I've been looking and it seems like the Super Nanny TV lady has a method for this, that involves stoically placing the kid back in bed until he finally gives in and stays there (what I have been doing with some tweaks). Do you think that will work if I just don't give in? Any other ideas?
Re: Help re getting out of bed at night
I would try it as a first line of defense, but it didn't work for us. When DS#1 first climbed out of his crib we moved him to a bed and he immediately started coming out of the room. We tried the Supernanny thing at bedtime and it took about an hour and he went to sleep. I thought we were golden. Repeat for an hour at 10pm. And 2am. Some time later I finally gave up and literally slept in the hall with him. This went on for about 3 nights before I had a nervous breakdown because DH was going OOT for work the next night.
Since we were living in a corporate apt. at the time (just moved back to the US) and it wasn't well childproofed, I was convinced he was going to wander around at night and hurt himself or burn the place down. We put the mattress on the floor and took almost everything out of the room and turned the doorknob around so the lock was on the outside (we also have a video monitor). He yelled for 30 minutes, but then went to sleep. I have no idea if he tried it during the night, but he didn't cry at all. The next night it was 5 minutes of yelling. After a couple of nights I started unlocking it after he was asleep and putting up a gate in the hall. After that I didn't even lock it when I put him to bed. Two years later I am happy to report no problems staying in his room.
I think Zach is a lot older than DS#1 was at the time. How is his receptive language? Do you think you might be able to talk with him about staying in his room until mommy comes in? I would use what we did as a "last resort", but safety is obviously a huge issue. He's been coming straight to your room, but could he get to other parts of the house (bathroom, kitchen, etc.)?
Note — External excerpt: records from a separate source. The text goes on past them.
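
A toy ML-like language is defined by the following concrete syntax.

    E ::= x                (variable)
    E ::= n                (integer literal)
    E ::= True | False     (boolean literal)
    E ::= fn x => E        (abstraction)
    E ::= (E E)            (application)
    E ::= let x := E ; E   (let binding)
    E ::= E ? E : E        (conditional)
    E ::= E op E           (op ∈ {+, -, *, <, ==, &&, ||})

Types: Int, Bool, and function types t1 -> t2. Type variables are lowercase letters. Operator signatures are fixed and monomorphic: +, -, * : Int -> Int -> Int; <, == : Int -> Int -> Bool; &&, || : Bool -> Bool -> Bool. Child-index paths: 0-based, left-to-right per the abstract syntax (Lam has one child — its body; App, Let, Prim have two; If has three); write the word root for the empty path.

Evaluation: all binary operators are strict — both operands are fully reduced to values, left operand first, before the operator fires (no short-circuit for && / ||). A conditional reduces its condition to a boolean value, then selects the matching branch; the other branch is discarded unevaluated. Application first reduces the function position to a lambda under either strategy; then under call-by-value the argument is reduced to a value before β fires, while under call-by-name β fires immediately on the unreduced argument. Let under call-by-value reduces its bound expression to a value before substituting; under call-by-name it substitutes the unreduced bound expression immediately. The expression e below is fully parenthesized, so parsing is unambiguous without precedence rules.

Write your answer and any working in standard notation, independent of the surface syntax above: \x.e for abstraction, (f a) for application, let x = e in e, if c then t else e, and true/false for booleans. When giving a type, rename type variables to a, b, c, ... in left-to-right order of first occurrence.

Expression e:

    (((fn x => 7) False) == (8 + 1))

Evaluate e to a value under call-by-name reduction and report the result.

Derivation:
step 0: (((\x.7) false) == (8 + 1))
step 1: [beta@0] (7 == (8 + 1))
step 2: [delta@1] (7 == 9)
step 3: [delta@root] false

Answer: false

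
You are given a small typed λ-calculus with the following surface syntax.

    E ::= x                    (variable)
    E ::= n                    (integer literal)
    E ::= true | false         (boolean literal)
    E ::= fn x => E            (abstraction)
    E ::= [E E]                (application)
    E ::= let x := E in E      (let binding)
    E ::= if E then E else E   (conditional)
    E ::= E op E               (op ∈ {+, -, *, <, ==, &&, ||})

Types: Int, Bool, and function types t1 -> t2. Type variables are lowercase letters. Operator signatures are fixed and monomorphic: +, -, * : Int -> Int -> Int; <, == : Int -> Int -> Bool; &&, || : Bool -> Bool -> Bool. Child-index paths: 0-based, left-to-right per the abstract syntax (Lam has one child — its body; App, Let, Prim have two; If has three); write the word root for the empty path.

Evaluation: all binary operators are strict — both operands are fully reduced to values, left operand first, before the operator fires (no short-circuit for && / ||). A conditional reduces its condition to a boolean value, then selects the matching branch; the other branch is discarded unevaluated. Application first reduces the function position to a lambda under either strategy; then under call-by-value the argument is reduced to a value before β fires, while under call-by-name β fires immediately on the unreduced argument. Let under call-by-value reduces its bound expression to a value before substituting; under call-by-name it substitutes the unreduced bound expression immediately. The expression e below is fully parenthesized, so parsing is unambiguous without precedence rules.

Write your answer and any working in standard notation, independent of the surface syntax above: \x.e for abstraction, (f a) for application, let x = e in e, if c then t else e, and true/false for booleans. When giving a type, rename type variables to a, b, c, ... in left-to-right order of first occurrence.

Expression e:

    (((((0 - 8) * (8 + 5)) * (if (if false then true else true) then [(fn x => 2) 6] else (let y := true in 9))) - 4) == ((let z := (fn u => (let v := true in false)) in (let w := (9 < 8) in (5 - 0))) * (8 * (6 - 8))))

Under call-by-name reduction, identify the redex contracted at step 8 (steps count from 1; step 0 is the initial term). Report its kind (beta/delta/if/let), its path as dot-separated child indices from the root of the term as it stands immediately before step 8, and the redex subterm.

Working:
step 0: (((((0 - 8) * (8 + 5)) * (if (if false then true else true) then ((\x.2) 6) else (let y = true in 9))) - 4) == ((let z = (\u.(let v = true in false)) in (let w = (9 < 8) in (5 - 0))) * (8 * (6 - 8))))
step 1: [delta@0.0.0.0] ((((-8 * (8 + 5)) * (if (if false then true else true) then ((\x.2) 6) else (let y = true in 9))) - 4) == ((let z = (\u.(let v = true in false)) in (let w = (9 < 8) in (5 - 0))) * (8 * (6 - 8))))
step 2: [delta@0.0.0.1] ((((-8 * 13) * (if (if false then true else true) then ((\x.2) 6) else (let y = true in 9))) - 4) == ((let z = (\u.(let v = true in false)) in (let w = (9 < 8) in (5 - 0))) * (8 * (6 - 8))))
step 3: [delta@0.0.0] (((-104 * (if (if false then true else true) then ((\x.2) 6) else (let y = true in 9))) - 4) == ((let z = (\u.(let v = true in false)) in (let w = (9 < 8) in (5 - 0))) * (8 * (6 - 8))))
step 4: [if@0.0.1.0] (((-104 * (if true then ((\x.2) 6) else (let y = true in 9))) - 4) == ((let z = (\u.(let v = true in false)) in (let w = (9 < 8) in (5 - 0))) * (8 * (6 - 8))))
step 5: [if@0.0.1] (((-104 * ((\x.2) 6)) - 4) == ((let z = (\u.(let v = true in false)) in (let w = (9 < 8) in (5 - 0))) * (8 * (6 - 8))))
step 6: [beta@0.0.1] (((-104 * 2) - 4) == ((let z = (\u.(let v = true in false)) in (let w = (9 < 8) in (5 - 0))) * (8 * (6 - 8))))
step 7: [delta@0.0] ((-208 - 4) == ((let z = (\u.(let v = true in false)) in (let w = (9 < 8) in (5 - 0))) * (8 * (6 - 8))))
step 8: [delta@0] (-212 == ((let z = (\u.(let v = true in false)) in (let w = (9 < 8) in (5 - 0))) * (8 * (6 - 8))))

Answer: delta at 0 : (-208 - 4)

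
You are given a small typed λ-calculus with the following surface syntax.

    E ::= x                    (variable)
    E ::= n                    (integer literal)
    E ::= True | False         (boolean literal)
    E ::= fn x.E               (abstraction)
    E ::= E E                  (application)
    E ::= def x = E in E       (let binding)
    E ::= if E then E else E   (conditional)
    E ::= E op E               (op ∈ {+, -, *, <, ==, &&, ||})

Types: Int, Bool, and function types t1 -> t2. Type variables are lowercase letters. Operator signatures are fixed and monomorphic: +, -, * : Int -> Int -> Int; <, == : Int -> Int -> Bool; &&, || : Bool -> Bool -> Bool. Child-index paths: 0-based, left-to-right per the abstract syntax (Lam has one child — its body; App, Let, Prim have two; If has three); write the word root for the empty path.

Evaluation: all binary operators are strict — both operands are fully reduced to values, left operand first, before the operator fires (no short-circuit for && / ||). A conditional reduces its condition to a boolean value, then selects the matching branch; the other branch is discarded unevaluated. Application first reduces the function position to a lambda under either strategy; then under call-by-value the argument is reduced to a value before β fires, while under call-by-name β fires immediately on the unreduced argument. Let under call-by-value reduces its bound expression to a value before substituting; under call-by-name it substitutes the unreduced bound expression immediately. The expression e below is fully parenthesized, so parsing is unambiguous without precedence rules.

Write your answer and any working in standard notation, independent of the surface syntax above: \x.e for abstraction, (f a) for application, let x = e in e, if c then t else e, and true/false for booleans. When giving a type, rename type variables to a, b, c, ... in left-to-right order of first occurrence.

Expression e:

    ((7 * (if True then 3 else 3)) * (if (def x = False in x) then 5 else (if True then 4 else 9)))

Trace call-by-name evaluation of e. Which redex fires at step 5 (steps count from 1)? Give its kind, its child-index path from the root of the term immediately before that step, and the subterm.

Trace:
step 0: ((7 * (if true then 3 else 3)) * (if (let x = false in x) then 5 else (if true then 4 else 9)))
step 1: [if@0.1] ((7 * 3) * (if (let x = false in x) then 5 else (if true then 4 else 9)))
step 2: [delta@0] (21 * (if (let x = false in x) then 5 else (if true then 4 else 9)))
step 3: [let@1.0] (21 * (if false then 5 else (if true then 4 else 9)))
step 4: [if@1] (21 * (if true then 4 else 9))
step 5: [if@1] (21 * 4)

Answer: if at 1 : (if true then 4 else 9)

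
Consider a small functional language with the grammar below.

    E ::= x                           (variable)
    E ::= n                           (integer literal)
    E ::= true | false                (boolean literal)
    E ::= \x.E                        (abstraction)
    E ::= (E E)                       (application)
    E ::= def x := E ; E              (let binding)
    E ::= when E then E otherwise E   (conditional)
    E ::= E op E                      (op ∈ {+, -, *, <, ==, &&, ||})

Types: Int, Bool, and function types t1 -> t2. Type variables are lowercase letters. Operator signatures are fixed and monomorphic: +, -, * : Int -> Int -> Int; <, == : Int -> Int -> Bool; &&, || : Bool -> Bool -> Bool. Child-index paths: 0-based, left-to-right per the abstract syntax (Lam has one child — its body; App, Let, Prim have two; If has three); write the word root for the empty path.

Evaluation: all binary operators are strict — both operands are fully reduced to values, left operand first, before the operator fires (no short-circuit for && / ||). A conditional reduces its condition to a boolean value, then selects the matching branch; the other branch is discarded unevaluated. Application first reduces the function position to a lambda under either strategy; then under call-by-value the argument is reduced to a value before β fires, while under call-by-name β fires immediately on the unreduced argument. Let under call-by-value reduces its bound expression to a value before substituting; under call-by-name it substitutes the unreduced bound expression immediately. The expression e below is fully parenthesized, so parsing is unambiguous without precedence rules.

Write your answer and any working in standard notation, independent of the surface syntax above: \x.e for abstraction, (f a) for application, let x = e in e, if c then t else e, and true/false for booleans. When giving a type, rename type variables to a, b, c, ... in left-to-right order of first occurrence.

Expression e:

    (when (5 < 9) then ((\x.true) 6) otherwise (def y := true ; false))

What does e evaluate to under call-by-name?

Answer: true

Working:
step 0: (if (5 < 9) then ((\x.true) 6) else (let y = true in false))
step 1: [delta@0] (if true then ((\x.true) 6) else (let y = true in false))
step 2: [if@root] ((\x.true) 6)
step 3: [beta@root] true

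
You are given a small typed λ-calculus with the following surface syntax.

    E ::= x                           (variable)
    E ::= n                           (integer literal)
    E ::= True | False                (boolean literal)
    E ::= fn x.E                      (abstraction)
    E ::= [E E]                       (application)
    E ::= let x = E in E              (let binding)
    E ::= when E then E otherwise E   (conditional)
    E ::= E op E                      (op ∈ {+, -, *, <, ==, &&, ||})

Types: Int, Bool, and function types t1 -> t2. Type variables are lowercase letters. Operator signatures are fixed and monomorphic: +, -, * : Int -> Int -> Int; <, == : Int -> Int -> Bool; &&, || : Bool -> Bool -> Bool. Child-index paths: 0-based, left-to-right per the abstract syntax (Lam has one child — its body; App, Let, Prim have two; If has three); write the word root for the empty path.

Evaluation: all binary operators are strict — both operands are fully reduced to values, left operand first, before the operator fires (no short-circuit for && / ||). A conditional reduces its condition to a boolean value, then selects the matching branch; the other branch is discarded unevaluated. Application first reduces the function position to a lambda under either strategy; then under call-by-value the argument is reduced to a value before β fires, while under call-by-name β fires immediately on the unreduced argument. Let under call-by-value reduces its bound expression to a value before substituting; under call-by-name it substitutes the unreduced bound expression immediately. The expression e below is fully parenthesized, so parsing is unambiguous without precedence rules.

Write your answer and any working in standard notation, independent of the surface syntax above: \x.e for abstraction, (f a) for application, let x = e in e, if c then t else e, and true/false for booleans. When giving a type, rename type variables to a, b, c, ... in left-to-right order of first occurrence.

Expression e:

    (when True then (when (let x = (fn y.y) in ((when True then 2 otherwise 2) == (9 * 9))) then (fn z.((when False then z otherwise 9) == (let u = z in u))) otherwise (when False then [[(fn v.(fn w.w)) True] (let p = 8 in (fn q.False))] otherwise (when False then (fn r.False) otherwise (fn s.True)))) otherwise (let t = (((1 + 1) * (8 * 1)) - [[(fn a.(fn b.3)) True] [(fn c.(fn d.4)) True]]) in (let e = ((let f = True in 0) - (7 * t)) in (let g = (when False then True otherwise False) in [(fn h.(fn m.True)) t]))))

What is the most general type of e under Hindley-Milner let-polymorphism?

Answer: Int -> Bool

Working:
  unify Bool ~ Bool
y : a
\y._ : a -> a
let x : forall. a -> a
  unify Bool ~ Bool
  unify Int ~ Int
  unify Int ~ Int
  unify Int ~ Int
  unify Int ~ Int
  unify Int ~ Int
  unify Bool ~ Bool
  unify Bool ~ Bool
z : b
  unify b ~ Int
  unify Int ~ Int
z : Int
let u : Int
u : Int
  unify Int ~ Int
\z._ : Int -> Bool
  unify Bool ~ Bool
w : d
\w._ : d -> d
\v._ : c -> d -> d
  unify c -> d -> d ~ Bool -> e
  unify c ~ Bool
  unify d -> d ~ e
_ _ : d -> d
let p : Int
\q._ : f -> Bool
  unify d -> d ~ (f -> Bool) -> g
  unify d ~ f -> Bool
  unify f -> Bool ~ g
_ _ : f -> Bool
  unify Bool ~ Bool
\r._ : h -> Bool
\s._ : i -> Bool
  unify h -> Bool ~ i -> Bool
  unify h ~ i
  unify Bool ~ Bool
  unify f -> Bool ~ i -> Bool
  unify f ~ i
  unify Bool ~ Bool
  unify Int -> Bool ~ i -> Bool
  unify Int ~ i
  unify Bool ~ Bool
  unify Int ~ Int
  unify Int ~ Int
  unify Int ~ Int
  unify Int ~ Int
  unify Int ~ Int
  unify Int ~ Int
  unify Int ~ Int
\b._ : k -> Int
\a._ : j -> k -> Int
  unify j -> k -> Int ~ Bool -> l
  unify j ~ Bool
  unify k -> Int ~ l
_ _ : k -> Int
\d._ : n -> Int
\c._ : m -> n -> Int
  unify m -> n -> Int ~ Bool -> o
  unify m ~ Bool
  unify n -> Int ~ o
_ _ : n -> Int
  unify k -> Int ~ (n -> Int) -> p
  unify k ~ n -> Int
  unify Int ~ p
_ _ : Int
  unify Int ~ Int
let t : Int
let f : Bool
  unify Int ~ Int
  unify Int ~ Int
t : Int
  unify Int ~ Int
  unify Int ~ Int
let e : Int
  unify Bool ~ Bool
  unify Bool ~ Bool
let g : Bool
\m._ : r -> Bool
\h._ : q -> r -> Bool
t : Int
  unify q -> r -> Bool ~ Int -> s
  unify q ~ Int
  unify r -> Bool ~ s
_ _ : r -> Bool
  unify Int -> Bool ~ r -> Bool
  unify Int ~ r
  unify Bool ~ Bool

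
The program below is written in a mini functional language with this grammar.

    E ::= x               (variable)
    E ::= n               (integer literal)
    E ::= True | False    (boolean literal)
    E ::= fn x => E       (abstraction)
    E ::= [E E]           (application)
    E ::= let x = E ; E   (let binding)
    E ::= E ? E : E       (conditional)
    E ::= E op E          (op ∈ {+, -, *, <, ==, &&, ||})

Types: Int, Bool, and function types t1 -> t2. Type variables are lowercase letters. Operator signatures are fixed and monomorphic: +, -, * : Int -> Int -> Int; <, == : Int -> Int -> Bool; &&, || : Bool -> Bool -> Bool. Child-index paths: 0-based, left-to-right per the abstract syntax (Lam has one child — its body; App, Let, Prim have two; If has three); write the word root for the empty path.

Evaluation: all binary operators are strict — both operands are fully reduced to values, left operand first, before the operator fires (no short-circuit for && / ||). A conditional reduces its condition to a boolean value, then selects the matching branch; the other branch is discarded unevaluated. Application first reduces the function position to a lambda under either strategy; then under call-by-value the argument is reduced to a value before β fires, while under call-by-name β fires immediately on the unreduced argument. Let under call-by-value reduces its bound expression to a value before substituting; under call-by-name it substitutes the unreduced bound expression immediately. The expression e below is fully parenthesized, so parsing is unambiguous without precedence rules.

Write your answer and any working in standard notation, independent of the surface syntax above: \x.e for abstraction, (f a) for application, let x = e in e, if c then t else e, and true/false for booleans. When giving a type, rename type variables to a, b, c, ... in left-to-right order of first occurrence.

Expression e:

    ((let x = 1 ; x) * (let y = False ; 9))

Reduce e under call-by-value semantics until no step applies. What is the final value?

Answer: 9

Trace:
step 0: ((let x = 1 in x) * (let y = false in 9))
step 1: [let@0] (1 * (let y = false in 9))
step 2: [let@1] (1 * 9)
step 3: [delta@root] 9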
Your experience with SN method is exactly what I am envisioning, esp. b/c the issue is getting up in the middle of the night right now (1 AM).
His receptive language is good in that he understands what we tell him, but he has that toddler thing of disobeying going on as well. Safety-wise, he can get into other bedrooms and the bathroom, but not downstairs, as we have a gate at the top of the stairs.
We have 1940's doors on the house, so we can't easily lock them (they have keyholes and I have no idea where the key is). We might be able to baby gate his room, though. We have a couple in other places in the house, and he cannot open them. Thanks for the idea!